The HSA Withdrawal Tax Hike. “This provision of ObamaCare,” according to ATR, “increases the additional tax on nonmedical early withdrawals from an HSA from 10% to 20%, disadvantaging them relative to IRAs and other tax-advantaged accounts, which remain at 10%.”
Brand Name Drug Tax. Makers and importers of brand-name drugs will be liable for a tax of $2.5 billion in 2011. The tax goes to $3 billion a year from 2012 to 2016, then $3.5 billion in 2017 and $4.2 billion in 2018. Beginning in 2019 it falls to $2.8 billion and stays there. And who pays the new drug tax? Patients, in the form of higher prices.
Economic Substance Doctrine. ATR reports that “The IRS is now empowered to disallow perfectly legal tax deductions and maneuvers merely because it judges that the deduction or action lacks ‘economic substance.’”
There are even some leading democrats speaking out against the tax hikes.

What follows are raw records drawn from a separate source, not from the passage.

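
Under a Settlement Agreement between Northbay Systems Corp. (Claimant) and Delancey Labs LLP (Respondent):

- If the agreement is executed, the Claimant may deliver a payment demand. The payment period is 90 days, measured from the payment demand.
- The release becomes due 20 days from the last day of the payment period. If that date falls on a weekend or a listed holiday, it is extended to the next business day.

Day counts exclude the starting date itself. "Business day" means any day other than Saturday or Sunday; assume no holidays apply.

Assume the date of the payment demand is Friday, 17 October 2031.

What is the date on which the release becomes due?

4 February 2032

The last day of the payment period: 17 October 2031 + 90 days = 15 January 2032.
The date on which the release becomes due: 20 calendar days after 15 January 2032 is 4 February 2032. 4 February 2032 is a Wednesday, so no roll-forward applies.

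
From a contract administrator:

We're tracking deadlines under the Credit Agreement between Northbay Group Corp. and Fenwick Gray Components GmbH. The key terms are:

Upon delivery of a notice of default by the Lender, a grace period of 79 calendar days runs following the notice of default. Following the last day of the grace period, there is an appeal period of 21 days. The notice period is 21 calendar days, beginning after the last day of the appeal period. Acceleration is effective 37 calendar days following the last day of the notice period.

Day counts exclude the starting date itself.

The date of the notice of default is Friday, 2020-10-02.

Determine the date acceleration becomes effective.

2021-03-09

The last day of the grace period: 79 calendar days after 2020-10-02 is 2020-12-20.
The last day of the appeal period: 21 calendar days after 2020-12-20 is 2021-01-10.
The last day of the notice period: 2021-01-10 + 21 days = 2021-01-31.
The date acceleration becomes effective: 2021-01-31 + 37 days = 2021-03-09.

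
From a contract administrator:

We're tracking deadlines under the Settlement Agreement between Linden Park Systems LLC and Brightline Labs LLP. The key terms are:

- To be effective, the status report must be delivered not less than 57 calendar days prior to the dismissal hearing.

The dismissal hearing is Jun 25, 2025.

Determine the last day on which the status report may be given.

Apr 29, 2025

Counting back 57 calendar days from Jun 25, 2025 gives Apr 29, 2025.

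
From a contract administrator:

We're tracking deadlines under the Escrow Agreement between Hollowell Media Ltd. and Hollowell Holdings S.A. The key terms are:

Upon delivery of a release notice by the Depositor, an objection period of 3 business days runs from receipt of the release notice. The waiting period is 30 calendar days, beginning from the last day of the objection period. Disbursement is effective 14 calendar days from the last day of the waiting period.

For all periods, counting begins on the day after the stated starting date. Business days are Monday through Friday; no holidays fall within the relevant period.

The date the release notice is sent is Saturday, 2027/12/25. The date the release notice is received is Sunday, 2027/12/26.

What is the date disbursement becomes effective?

2028/02/11

The last day of the objection period: 3 business days after Sunday, 2027/12/26, skipping weekends — Dec 27, Dec 28, Dec 29 — lands on Wednesday, 2027/12/29.
The last day of the waiting period: 30 calendar days after 2027/12/29 is 2028/01/28.
The date disbursement becomes effective: 2028/01/28 + 14 days = 2028/02/11.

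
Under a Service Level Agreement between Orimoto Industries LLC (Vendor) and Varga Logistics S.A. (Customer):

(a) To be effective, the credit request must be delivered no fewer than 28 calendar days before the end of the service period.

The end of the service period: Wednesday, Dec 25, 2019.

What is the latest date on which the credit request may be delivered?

Dec 25, 2019 minus 28 days is Nov 27, 2019.

Nov 27, 2019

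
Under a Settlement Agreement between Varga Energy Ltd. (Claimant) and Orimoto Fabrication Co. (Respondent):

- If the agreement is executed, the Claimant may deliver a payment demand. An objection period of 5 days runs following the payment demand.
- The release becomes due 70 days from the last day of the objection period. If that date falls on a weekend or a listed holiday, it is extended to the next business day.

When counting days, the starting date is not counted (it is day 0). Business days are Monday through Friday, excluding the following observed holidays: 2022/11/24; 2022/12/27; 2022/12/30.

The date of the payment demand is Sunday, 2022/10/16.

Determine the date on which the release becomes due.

The last day of the objection period: 5 calendar days after 2022/10/16 is 2022/10/21.
Adding 70 calendar days to 2022/10/21 gives 2022/12/30, which is the date on which the release becomes due. That falls on Friday, a listed holiday, so it rolls to the next business day, Monday, 2023/01/02.

2023/01/02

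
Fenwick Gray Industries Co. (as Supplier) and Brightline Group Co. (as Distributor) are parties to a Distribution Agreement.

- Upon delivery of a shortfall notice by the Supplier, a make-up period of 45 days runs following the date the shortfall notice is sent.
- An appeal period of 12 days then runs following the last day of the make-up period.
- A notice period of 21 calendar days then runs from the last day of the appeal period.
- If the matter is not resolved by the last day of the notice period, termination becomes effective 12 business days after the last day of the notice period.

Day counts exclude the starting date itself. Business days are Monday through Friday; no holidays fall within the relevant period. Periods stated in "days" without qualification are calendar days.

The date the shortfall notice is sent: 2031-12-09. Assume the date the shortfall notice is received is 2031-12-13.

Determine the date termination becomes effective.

2032-03-12

The last day of the make-up period: 2031-12-09 + 45 days = 2032-01-23.
The last day of the appeal period: 2032-01-23 + 12 days = 2032-02-04.
Adding 21 calendar days to 2032-02-04 gives 2032-02-25, which is the last day of the notice period.
From Wednesday, 2032-02-25, 12 business days (Feb 26, Feb 27, Mar 1, Mar 2, …, Mar 10, Mar 11, Mar 12, skipping weekends) brings us to Friday, 2032-03-12, which is the date termination becomes effective.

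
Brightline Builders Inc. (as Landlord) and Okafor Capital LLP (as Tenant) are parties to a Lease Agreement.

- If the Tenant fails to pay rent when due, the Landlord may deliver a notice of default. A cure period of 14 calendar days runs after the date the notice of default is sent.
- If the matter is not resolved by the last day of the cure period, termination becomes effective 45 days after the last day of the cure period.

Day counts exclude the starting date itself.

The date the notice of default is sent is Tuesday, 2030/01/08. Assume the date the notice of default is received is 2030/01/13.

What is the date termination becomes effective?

2030/03/08

Adding 14 calendar days to 2030/01/08 gives 2030/01/22, which is the last day of the cure period.
Adding 45 calendar days to 2030/01/22 gives 2030/03/08, which is the date termination becomes effective.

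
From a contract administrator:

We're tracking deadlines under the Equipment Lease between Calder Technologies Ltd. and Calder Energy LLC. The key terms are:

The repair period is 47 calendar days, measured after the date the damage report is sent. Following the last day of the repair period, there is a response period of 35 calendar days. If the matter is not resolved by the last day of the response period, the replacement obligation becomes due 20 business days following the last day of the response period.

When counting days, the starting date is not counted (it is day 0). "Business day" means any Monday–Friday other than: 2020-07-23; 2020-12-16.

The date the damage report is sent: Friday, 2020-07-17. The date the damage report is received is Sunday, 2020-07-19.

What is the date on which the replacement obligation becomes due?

2020-11-04

The last day of the repair period: 2020-07-17 + 47 days = 2020-09-02.
Adding 35 calendar days to 2020-09-02 gives 2020-10-07, which is the last day of the response period.
From Wednesday, 2020-10-07, 20 business days (Oct 8, Oct 9, Oct 12, Oct 13, …, Nov 2, Nov 3, Nov 4, skipping weekends) brings us to Wednesday, 2020-11-04, which is the date on which the replacement obligation becomes due.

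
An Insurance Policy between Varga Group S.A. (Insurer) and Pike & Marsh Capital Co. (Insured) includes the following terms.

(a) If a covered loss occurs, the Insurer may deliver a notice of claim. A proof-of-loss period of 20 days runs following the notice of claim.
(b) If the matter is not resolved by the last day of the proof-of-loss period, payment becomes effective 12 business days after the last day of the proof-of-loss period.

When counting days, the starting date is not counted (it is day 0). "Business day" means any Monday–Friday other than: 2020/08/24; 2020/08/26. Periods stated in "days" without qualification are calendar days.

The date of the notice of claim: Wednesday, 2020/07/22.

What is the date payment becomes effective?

2020/08/31

The last day of the proof-of-loss period: 20 calendar days after 2020/07/22 is 2020/08/11.
The date payment becomes effective: counting 12 business days from Tuesday, 2020/08/11 (Aug 12, Aug 13, Aug 14, Aug 17, …, Aug 27, Aug 28, Aug 31, skipping weekends and the listed holidays on Aug 24, Aug 26) reaches Monday, 2020/08/31.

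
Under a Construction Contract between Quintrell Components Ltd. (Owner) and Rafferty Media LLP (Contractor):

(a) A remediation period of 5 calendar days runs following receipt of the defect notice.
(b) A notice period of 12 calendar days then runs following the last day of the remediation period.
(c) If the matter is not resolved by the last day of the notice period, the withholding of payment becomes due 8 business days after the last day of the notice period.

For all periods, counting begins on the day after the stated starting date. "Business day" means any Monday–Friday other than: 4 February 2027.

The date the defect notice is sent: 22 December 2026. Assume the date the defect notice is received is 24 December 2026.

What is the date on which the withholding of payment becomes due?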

Sen. Kent Conrad (D-N.D.), in an interview with Dow Jones Newswires, asserted that Democrats should cancel plans the largest tax hike in history at the end of the year. At this point, income tax rates are scheduled to increase for all Americans, dividend tax rates are scheduled to increase to the tax levels of general income (a move that will devastate the nation’s retirees), capital gains tax rates are set to rise, and the death tax will return at its absurd level of 55 percent (which breaks up family businesses and costs American jobs).

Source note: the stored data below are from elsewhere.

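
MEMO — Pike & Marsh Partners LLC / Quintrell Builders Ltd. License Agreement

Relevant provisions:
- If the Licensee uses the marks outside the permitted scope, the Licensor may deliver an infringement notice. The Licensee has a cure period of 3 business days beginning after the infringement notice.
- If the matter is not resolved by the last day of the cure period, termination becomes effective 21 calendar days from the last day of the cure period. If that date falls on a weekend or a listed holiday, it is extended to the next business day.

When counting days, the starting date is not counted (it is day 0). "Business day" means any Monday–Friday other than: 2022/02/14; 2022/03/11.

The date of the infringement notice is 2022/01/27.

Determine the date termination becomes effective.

2022/02/22

The last day of the cure period: 3 business days after Thursday, 2022/01/27, skipping weekends — Jan 28, Jan 31, Feb 1 — lands on Tuesday, 2022/02/01.
Adding 21 calendar days to 2022/02/01 gives 2022/02/22, which is the date termination becomes effective. 2022/02/22 is a Tuesday and is not a listed holiday, so no roll-forward applies.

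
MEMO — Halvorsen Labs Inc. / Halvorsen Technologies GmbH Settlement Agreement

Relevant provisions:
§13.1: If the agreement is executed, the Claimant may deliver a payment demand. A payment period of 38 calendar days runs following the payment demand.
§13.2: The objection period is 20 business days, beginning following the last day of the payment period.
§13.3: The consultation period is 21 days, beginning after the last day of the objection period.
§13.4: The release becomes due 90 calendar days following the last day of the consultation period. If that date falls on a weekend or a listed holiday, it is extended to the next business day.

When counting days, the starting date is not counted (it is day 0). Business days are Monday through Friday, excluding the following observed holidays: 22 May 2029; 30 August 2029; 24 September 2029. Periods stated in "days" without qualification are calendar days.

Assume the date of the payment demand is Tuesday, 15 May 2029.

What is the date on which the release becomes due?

8 November 2029

The last day of the payment period: 38 calendar days after 15 May 2029 is 22 June 2029.
From Friday, 22 June 2029, 20 business days (Jun 25, Jun 26, Jun 27, Jun 28, …, Jul 18, Jul 19, Jul 20, skipping weekends) brings us to Friday, 20 July 2029, which is the last day of the objection period.
The last day of the consultation period: 21 calendar days after 20 July 2029 is 10 August 2029.
The date on which the release becomes due: 10 August 2029 + 90 days = 8 November 2029. 8 November 2029 is a Thursday and is not a listed holiday, so no roll-forward applies.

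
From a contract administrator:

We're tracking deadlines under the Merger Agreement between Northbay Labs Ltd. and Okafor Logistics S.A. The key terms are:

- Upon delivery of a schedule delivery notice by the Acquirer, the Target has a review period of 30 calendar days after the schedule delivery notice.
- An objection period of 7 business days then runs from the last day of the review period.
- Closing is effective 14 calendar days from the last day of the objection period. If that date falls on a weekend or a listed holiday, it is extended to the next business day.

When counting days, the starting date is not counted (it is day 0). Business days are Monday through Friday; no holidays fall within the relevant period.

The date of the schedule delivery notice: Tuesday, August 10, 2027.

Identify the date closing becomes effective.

October 4, 2027

Adding 30 calendar days to August 10, 2027 gives September 9, 2027, which is the last day of the review period.
The last day of the objection period: counting 7 business days from Thursday, September 9, 2027 (Sep 10, Sep 13, Sep 14, Sep 15, Sep 16, Sep 17, Sep 20, skipping weekends) reaches Monday, September 20, 2027.
The date closing becomes effective: September 20, 2027 + 14 days = October 4, 2027. October 4, 2027 is a Monday, so no roll-forward applies.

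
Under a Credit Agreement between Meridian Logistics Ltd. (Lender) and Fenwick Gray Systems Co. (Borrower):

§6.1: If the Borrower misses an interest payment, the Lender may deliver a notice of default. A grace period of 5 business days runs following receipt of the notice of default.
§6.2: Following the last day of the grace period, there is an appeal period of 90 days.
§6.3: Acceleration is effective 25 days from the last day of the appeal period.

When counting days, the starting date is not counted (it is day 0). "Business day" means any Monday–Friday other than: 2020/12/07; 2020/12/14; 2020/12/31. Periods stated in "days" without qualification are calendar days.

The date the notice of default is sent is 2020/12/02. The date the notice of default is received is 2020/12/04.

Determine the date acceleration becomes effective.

2021/04/09

The last day of the grace period: 5 business days after Friday, 2020/12/04, skipping weekends and the listed holidays on Dec 7, Dec 14 — Dec 8, Dec 9, Dec 10, Dec 11, Dec 15 — lands on Tuesday, 2020/12/15.
The last day of the appeal period: 90 calendar days after 2020/12/15 is 2021/03/15.
The date acceleration becomes effective: 25 calendar days after 2021/03/15 is 2021/04/09.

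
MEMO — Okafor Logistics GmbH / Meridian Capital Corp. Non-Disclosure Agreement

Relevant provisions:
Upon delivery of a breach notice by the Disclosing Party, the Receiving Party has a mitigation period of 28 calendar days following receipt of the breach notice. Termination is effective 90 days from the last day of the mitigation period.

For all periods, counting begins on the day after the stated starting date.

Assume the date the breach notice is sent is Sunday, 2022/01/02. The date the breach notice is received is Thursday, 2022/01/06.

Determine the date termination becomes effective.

2022/05/04

The last day of the mitigation period: 2022/01/06 + 28 days = 2022/02/03.
The date termination becomes effective: 90 calendar days after 2022/02/03 is 2022/05/04.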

Conrad cited chronic unemployment and turmoil in European debt markets as reasons to remain circumspect about the tax increases. “As a general rule, you don’t want to be cutting spending or raising taxes in the midst of a downturn,” Conrad said. “At the same time, we know that very soon we’ve got to pivot and focus on the deficit,” he said. “But it probably is too soon to cut spending or raise taxes.”
However, in understanding the tax tsunami, two images, as related to health care may say it all:
The Center for Health Transformation recently released two charts detailing the effects of Obamacare. The first of the charts depicts the 158 new agencies, bureaus, commissions, panels, and other organizations created by the legislation in an organizational chart, and the second of the charts maps out the various implantation deadlines required by the legislation.
As former Speaker of the House Newt Gingrich asserts, “This diagram shows the new law is a massive expansion of government and does little to focus on improving individual health,” Gingrich said. “This is a blueprint for more regulation and more headaches for every American – especially those who rely on the government for health insurance coverage.”